Liban : Quand la terre bouge sans avertissement...

Le Liban est un pays à risques en ce qui concerne les mouvements de terrain – soulèvements, glissements, séismes, érosion, etc. – en raison de son paysage accidenté et des nombreuses failles qui le traversent. Or ce risque est largement méconnu et sous-estimé.

Fissures dans les routes à cause des mouvements de terrain au Mont-Liban.

Les mouvements de terrain (MT) sont très répandus au Liban et sont considérés, par leur ampleur, comme de véritables catastrophes. La plupart emportent sur leur passage des volumes assez importants de matériaux et se produisent avec une fréquence élevée, pesant ainsi lourdement sur l’activité humaine et économique du pays, avec des pertes annuelles variant entre 10 et 15 millions de dollars américains. Cette fréquence est fortement liée à l’occurrence d’événements tels que des soulèvements, des failles et des tremblements de terre, mais aussi aux conditions climatiques extrêmes (pluies abondantes de forte intensité) et à l’expansion des activités humaines néfastes (recharge artificielle des eaux souterraines, constructions d’habitations, déviation des systèmes de drainage, déboisement des montagnes, carrières, etc.).

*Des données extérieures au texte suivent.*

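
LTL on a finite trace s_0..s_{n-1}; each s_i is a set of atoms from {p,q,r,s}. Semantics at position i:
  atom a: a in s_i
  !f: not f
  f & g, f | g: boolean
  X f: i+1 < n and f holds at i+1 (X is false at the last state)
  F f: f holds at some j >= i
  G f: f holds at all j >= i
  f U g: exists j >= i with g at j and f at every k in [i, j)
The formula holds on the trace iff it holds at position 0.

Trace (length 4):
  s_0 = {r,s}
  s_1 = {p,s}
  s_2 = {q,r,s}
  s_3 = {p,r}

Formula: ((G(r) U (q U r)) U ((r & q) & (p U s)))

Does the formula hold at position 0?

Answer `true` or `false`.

s_0={r,s}: ((G(r) U (q U r)) U ((r & q) & (p U s)))=False (G(r) U (q U r))=True G(r)=False r=True (q U r)=True q=False ((r & q) & (p U s))=False (r & q)=False (p U s)=True p=False s=True
s_1={p,s}: ((G(r) U (q U r)) U ((r & q) & (p U s)))=False (G(r) U (q U r))=False G(r)=False r=False (q U r)=False q=False ((r & q) & (p U s))=False (r & q)=False (p U s)=True p=True s=True
s_2={q,r,s}: ((G(r) U (q U r)) U ((r & q) & (p U s)))=True (G(r) U (q U r))=True G(r)=True r=True (q U r)=True q=True ((r & q) & (p U s))=True (r & q)=True (p U s)=True p=False s=True
s_3={p,r}: ((G(r) U (q U r)) U ((r & q) & (p U s)))=False (G(r) U (q U r))=True G(r)=True r=True (q U r)=True q=False ((r & q) & (p U s))=False (r & q)=False (p U s)=False p=True s=False

Answer: false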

Des mouvements majeurs se sont ainsi produits en 1860, 1914, 1924, 1948, 1954, 1960 et 1983. Des mouvements mineurs se produisent toutes les autres années. Les mouvements grandioses se sont corrélés avec des séismes majeurs, surtout ceux des années 1924 et 1956. Quelques exemples illustrent le danger qu’ils peuvent représenter. En 1978, la région de Chiha-Zahlé (dans la vallée de la Békaa) a fait l’objet d’un large glissement de terrain dû à la présence de grandes quantités d’eau causées par la cassure de certains tuyaux. Ce phénomène a abouti à des fissures dans les maisons et les routes, une destruction des paysages. Il a causé plusieurs morts.
La même année, le village de Baalchmay dans la région du Chouf (Mont-Liban) a été le théâtre d’un large glissement de terrain désastreux, sur une longueur de 600 mètres et une largeur maximale de 250 mètres, faisant de nombreuses victimes et d’importantes destructions.

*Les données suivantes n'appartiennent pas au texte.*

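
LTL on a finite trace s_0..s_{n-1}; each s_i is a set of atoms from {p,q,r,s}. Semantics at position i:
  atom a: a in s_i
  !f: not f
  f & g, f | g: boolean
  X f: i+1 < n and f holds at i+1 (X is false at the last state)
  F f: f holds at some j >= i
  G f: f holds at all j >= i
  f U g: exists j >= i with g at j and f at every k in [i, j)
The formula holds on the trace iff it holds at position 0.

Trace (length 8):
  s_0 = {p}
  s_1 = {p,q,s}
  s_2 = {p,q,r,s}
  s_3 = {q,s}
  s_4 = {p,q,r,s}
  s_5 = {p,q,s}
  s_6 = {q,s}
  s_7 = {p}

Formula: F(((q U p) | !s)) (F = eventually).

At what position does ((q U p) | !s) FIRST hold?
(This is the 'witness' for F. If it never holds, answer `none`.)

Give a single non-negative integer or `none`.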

Le 9 janvier 1996, les précipitations intenses ont provoqué un large glissement de terrain menaçant plusieurs maisons et coupant complètement la route entre Laqlouq et Tannourine. Le 16 février 2000, un glissement de terrain a eu lieu à Biakout au Mont-Liban, provoquant la destruction totale de deux bâtiments. De même, un mouvement de terrain dit « actif » (quand le mouvement est continu et le risque omniprésent), bien connu des géologues, qui caractérise la région de Aqoura (au nord du Liban), a bougé le 25 mars 2000. Plusieurs terrains agricoles ont été dévastés.
À l’heure actuelle, plusieurs mouvements de terrain, bien que dormants, peuvent devenir actifs sous l’effet des précipitations intenses et diverses actions anthropiques.

 

Les exemples précités des mouvements de terrain au Liban montrent que le grand public ignore ou sous-estime son exposition aux mouvements, par mauvaise compréhension ou manque d’informations sur les phénomènes. Plus généralement, il adopte un comportement à court terme lié à un intérêt immédiat, tel celui de s’implanter dans une zone sujette aux érosions. Il prend conscience du danger uniquement lors des orages exceptionnels, des coulées boueuses et des inondations.


Les plans de gestion appropriés manquent encore dans le pays. Alors que les changements climatiques globaux et les pressions anthropiques (de l’homme) sur les milieux s’accentuent, les concepts de gestion, de protection et de durabilité des écosystèmes se développent dans une large mesure actuellement dans le monde, bien moins au Liban malheureusement.


C’est dans ce cadre général que se situe l’ensemble de mon travail de recherche, avec la finalité d’une meilleure connaissance de la gestion de certains risques naturels (y compris les mouvements de terrain) à l’échelle régionale, qui sont largement répandus dans la région méditerranéenne (le Liban inclus). Je m’intéresse aussi à la valorisation des ressources environnementales variées (sols, eaux, végétation).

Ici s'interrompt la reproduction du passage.